For an Ireland based investor......SPY & QQQ....present real challenges IMO...everything I've highlighted above.....to which you can add currency risk......given the current EUR/USD exchange rate....which again is at something of a historical high (albeit SPY/QQQ has some natural hedging given the international earnings profile).

I say all this for the indices......there are plenty of companies that have plausible and probable avenues to provide an investor with high single digit 10yr returns.....and assembling a basket of these would make more sense than relying on expanding enthusiasm for SPY/QQQ right now
 
For an Ireland based investor......SPY & QQQ....present real challenges IMO...everything I've highlighted above.....to which you can add currency risk......given the current EUR/USD exchange rate....which again is at something of a historical high (albeit SPY/QQQ has some natural hedging given the international earnings profile).

I say all this for the indices......there are plenty of companies that have plausible and probable avenues to provide an investor with high single digit 10yr returns.....and assembling a basket of these would make more sense than relying on expanding enthusiasm for SPY/QQQ right now
the last time we had such high valuations of US stock markets and technology stocks was in year 2000/2001 when the dot com crash happened the US underperformed Europe and the rest of the world for basically the next decade until the financial crash, also the value of the US dollar fell all the way back to $1.5 to the euro. Nobody can predict the future but if the Ukraine war is resolved in the next year that will be a big positive for Europe.

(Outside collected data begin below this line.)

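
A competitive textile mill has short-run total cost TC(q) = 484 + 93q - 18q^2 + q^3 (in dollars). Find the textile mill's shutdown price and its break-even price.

Shutdown price = min AVC. AVC = 93 - 18q + q^2, with vertex at q = 9 and minimum $12.
ATC = 484/q + 93 - 18q + q^2. Setting dATC/dq = −484/q^2 − 18 + 2q = 0 gives q = 11 (since 2·11^3 − 18·11^2 = 484).
min ATC = 484/11 + 93 − 18·11 + 11^2 = $60. That is the break-even price.
Between these two prices the firm operates at a loss; above $60 it earns a profit.

Shutdown price = $12; break-even price = $60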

European markets have not performed like the US for years however they have been performing much better since Covid than they were in the years from the financial crash to year 2021. So I think the fixation on the US markets is a mistake, I think covid was the turning point
 
the last time we had such high valuations of US stock markets and technology stocks was in year 2000/2001 when the dot com crash happened the US underperformed Europe and the rest of the world for basically the next decade until the financial crash, also the value of the US dollar fell all the way back to $1.5 to the euro. Nobody can predict the future but if the Ukraine war is resolved in the next year that will be a big positive for Europe.

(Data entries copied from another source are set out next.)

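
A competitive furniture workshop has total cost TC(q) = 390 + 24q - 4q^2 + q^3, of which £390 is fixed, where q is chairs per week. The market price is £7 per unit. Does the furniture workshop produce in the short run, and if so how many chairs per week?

Shut down

From TC, MC = TC'(q) = 24 - 8q + 3q^2 and AVC = VC/q = 24 - 4q + q^2.
AVC hits its minimum where MC = AVC, at q = 2, giving min AVC = 24 - 4·2 + 2^2 = £20.
With P < min AVC (£7 < £20), every unit sold adds to the loss.
Best response: produce nothing and absorb the £390 fixed cost.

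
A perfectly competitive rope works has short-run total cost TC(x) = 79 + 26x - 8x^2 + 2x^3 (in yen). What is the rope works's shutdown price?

¥18 per unit

The firm shuts down when price falls below the minimum of average variable cost. AVC = VC/x = 26 - 8x + 2x^2.
dAVC/dx = -8 + 4x = 0 gives x = 2. min AVC = 26 - 8·2 + 2·2^2 = 18.
So the shutdown price is ¥18.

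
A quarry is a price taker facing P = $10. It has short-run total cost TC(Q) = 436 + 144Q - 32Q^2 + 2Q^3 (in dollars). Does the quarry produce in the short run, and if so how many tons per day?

Shut down

Strip out fixed cost: VC = 144Q - 32Q^2 + 2Q^3. Then AVC = 144 - 32Q + 2Q^2 and MC = 144 - 64Q + 6Q^2.
AVC is minimized where dAVC/dQ = -32 + 4Q = 0, at Q = 8; min AVC = 144 - 32·8 + 2·8^2 = $16.
Since P = $10 < min AVC = $16, price fails to cover variable cost at any output.
Shutting down limits the loss to fixed cost, $436.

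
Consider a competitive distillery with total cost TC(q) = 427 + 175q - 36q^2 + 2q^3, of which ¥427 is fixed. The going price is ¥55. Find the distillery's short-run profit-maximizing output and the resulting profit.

AVC = 175 - 36q + 2q^2 has its minimum ¥13 at q = 9; price ¥55 clears that bar, so the firm operates.
With MC = 175 - 72q + 6q^2, P = MC on the upward-sloping part at q* = 10.
TR = 55·10 = 550. TC = 427 + 150 = 577. Profit = 550 − 577 = -¥27.
By producing, the firm covers all variable cost plus ¥400 of fixed cost; shutting down would lose the full ¥427.

Profit = -¥27 at q = 10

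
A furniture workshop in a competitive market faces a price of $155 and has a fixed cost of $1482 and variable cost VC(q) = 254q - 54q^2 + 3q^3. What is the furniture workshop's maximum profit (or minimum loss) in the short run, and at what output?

Profit = -$30 at q = 11

AVC = 254 - 54q + 3q^2; min AVC = $11 at q = 9. Since P = $155 ≥ min AVC, the firm produces.
With MC = 254 - 108q + 9q^2, P = MC on the upward-sloping part at q* = 11.
TR = 155·11 = 1705. TC = 1482 + 253 = 1735. Profit = 1705 − 1735 = -$30.
Shutting down would mean losing the fixed cost of $1482, so operating at a loss of $30 is better by $1452.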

European markets have not performed like the US for years however they have been performing much better since Covid than they were in the years from the financial crash to year 2021. So I think the fixation on the US markets is a mistake, I think covid was the turning point
I can’t really agree with this statement. My euro investment is lagging behind my US by 40% since the end of Covid19 (not that it has ended just changed).
 
Always be sceptical of saying things are "clearly" in a bubble. Yes I see signs of froth in certain submarkets but I'd be loathe not to have a majority of my listed assets being US equities given their proportion of the global economy and track record of performance.